I am trying to replace a bed rail for a friend. Upon looking at the damage I see they just used plywood. The layers of plywood just ripped apart.










Rather that just gluing and screwing it back together I decided I should just make a new piece out of solid wood. My problem is with the existing hardware. The exsisting hardware is bed rail hooks. They require a 3/32'' kerf which is 3 - 1/2'' high X 1 - 1/8'' deep on the bed rail. I am not sure of the best way to cut this. My first thought is to try a slot cutting bit in the router. Before I try any thing I wanted to ask someone who knows what they are doing. Rockler sells this type of hanger but only recommends them for replacement only.

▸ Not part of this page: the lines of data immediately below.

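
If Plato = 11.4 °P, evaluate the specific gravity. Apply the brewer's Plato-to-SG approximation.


SG = 259/(259 − P)
SG = 259/(259 − 11.4)

1.0460


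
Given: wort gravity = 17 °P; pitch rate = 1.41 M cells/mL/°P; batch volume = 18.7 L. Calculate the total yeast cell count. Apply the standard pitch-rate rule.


cells (billions) = rate · V_L · °P
cells = 1.41 · 18.7 · 17

448.2390 billion cells


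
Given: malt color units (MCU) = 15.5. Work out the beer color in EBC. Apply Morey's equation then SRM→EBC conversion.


SRM = 1.4922·MCU^0.6859;  EBC = SRM·1.97
SRM = 1.4922·15.5^0.6859 = 9.7786
EBC = 9.7786·1.97

19.2638 EBC


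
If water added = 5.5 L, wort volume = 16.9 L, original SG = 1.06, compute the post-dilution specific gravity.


SG_new = 1 + (SG_old − 1)·V_old/(V_old + V_water)
pts = (1.06 − 1)·1000·16.9/(16.9 + 5.5) = 45.2679
SG_new = 1 + 45.2679/1000

1.0453


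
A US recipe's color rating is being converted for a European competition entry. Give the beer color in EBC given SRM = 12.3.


EBC = SRM · 1.97
EBC = 12.3 · 1.97

24.2310 EBC


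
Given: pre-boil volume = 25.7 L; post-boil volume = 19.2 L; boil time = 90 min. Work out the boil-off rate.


rate = (V_pre − V_post) / (t_min/60)
rate = (25.7 − 19.2) / (90/60)

4.3333 L/hr


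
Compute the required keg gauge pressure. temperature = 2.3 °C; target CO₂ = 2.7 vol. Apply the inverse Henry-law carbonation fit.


psi = vols/(0.01821 + 0.09011·e^(−0.04·T)) − 14.695
psi = 2.7/(0.01821 + 0.09011·e^(−0.04·2.3)) − 14.695

12.1975 psi


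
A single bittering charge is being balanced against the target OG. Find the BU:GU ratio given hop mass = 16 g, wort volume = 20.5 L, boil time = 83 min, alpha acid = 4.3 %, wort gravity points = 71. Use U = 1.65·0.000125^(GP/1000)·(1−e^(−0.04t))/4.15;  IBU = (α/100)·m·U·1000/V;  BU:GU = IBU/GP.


U = 1.65·0.000125^(71/1000)·(1−e^(−0.04·83))/4.15 = 0.2025
IBU = (4.3/100)·16·0.2025·1000/20.5 = 6.7945
BU:GU = 6.7945/71

0.0957


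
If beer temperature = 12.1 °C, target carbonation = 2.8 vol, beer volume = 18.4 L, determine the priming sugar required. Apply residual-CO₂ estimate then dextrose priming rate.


residual = 14.695·(0.01821 + 0.09011·e^(−0.04·T));  sugar = (target − residual)·4.0·V
residual = 14.695·(0.01821 + 0.09011·e^(−0.04·12.1)) = 1.0837
sugar = (2.8 − 1.0837)·4.0·18.4

126.3199 g


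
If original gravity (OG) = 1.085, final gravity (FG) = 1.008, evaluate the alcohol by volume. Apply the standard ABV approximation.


ABV = (OG − FG) · 131.25
ABV = (1.085 − 1.008) · 131.25

10.1062 % ABV


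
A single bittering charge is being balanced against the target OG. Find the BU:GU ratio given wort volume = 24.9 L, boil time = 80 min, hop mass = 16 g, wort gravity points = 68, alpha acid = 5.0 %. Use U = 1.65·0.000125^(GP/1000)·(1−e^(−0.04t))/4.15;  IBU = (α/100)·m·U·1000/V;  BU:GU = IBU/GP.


U = 1.65·0.000125^(68/1000)·(1−e^(−0.04·80))/4.15 = 0.2070
IBU = (5.0/100)·16·0.2070·1000/24.9 = 6.6503
BU:GU = 6.6503/68

0.0978


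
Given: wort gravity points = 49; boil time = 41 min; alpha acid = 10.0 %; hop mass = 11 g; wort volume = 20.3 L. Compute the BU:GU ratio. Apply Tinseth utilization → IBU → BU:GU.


U = 1.65·0.000125^(GP/1000)·(1−e^(−0.04t))/4.15;  IBU = (α/100)·m·U·1000/V;  BU:GU = IBU/GP
U = 1.65·0.000125^(49/1000)·(1−e^(−0.04·41))/4.15 = 0.2063
IBU = (10.0/100)·11·0.2063·1000/20.3 = 11.1796
BU:GU = 11.1796/49

0.2282


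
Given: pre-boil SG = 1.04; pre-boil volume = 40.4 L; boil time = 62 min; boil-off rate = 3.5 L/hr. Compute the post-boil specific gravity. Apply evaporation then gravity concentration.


V_post = V_pre − rate·(t/60);  SG_post = 1 + (SG_pre−1)·V_pre/V_post
V_post = 40.4 − 3.5·(62/60) = 36.7833
SG_post = 1 + (1.04 − 1)·40.4/36.7833

1.0439


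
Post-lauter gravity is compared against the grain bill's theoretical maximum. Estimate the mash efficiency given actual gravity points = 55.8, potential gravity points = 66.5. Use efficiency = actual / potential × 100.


efficiency = 55.8 / 66.5 × 100

83.9098 %


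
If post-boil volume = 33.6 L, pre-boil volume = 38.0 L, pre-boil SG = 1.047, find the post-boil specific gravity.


SG_post = 1 + (SG_pre − 1)·V_pre/V_post
pts_pre = (1.047 − 1)·1000 = 47.0000
pts_post = 47.0000·38.0/33.6 = 53.1548
SG_post = 1 + 53.1548/1000

1.0532


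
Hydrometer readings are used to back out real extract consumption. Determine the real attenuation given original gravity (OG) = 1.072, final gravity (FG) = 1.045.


AA = (OG−FG)/(OG−1)·100;  RA = AA·0.8192
AA = (1.072 − 1.045)/(1.072 − 1)·100 = 37.5000
RA = 37.5000·0.8192

30.7200 %


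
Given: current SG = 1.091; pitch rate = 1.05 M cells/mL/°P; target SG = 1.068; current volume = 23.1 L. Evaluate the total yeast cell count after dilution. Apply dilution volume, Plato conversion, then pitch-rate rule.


V_w = V·((SG_c−1)/(SG_t−1)−1);  °P = 259 − 259/SG_t;  cells = rate·(V+V_w)·°P
V_w = 23.1·((1.091−1)/(1.068−1)−1) = 7.8132
V_final = 23.1 + 7.8132 = 30.9132
°P = 259 − 259/1.068 = 16.4906
cells = 1.05·30.9132·16.4906

535.2679 billion cells


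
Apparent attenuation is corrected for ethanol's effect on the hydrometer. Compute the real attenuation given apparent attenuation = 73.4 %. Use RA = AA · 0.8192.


RA = 73.4 · 0.8192

60.1293 %


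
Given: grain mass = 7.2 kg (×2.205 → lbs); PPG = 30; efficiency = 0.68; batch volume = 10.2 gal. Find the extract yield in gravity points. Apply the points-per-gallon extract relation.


points = lbs × PPG × eff / vol
lbs = 7.2 × 2.205 = 15.8760
points = 15.8760 × 30 × 0.68 / 10.2

31.7520 points


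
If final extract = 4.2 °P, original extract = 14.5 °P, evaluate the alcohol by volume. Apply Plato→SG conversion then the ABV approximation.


SG = 259/(259 − P);  ABV = (OG − FG)·131.25
OG = 259/(259 − 14.5) = 1.0593
FG = 259/(259 − 4.2) = 1.0165
ABV = (1.0593 − 1.0165)·131.25

5.6203 % ABV


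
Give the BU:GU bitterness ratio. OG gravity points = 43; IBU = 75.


BU:GU = IBU / OG_points
BU:GU = 75 / 43

1.7442


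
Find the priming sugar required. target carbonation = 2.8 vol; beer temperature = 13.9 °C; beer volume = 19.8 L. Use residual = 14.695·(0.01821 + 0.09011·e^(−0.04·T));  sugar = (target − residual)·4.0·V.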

What do you think? Would I be better off buying different type of hanger? Thanks for any help.


----------



## Sawkerf (Dec 31, 2009)

How old is the bed? Believe it or not, an acceptable repair would be to remove the hooks, open and glue the plys, clamp, and use 3-4 screws on the inside. If I did that, I would add screws to each end of both rails while I had everything apart.

If you just have to replace the rail, I would replace both and maybe get all new hardware.


----------



## rnkvale (Jan 18, 2009)

I think he said it was only five or six years old. You never know with store bought furniture these days.


----------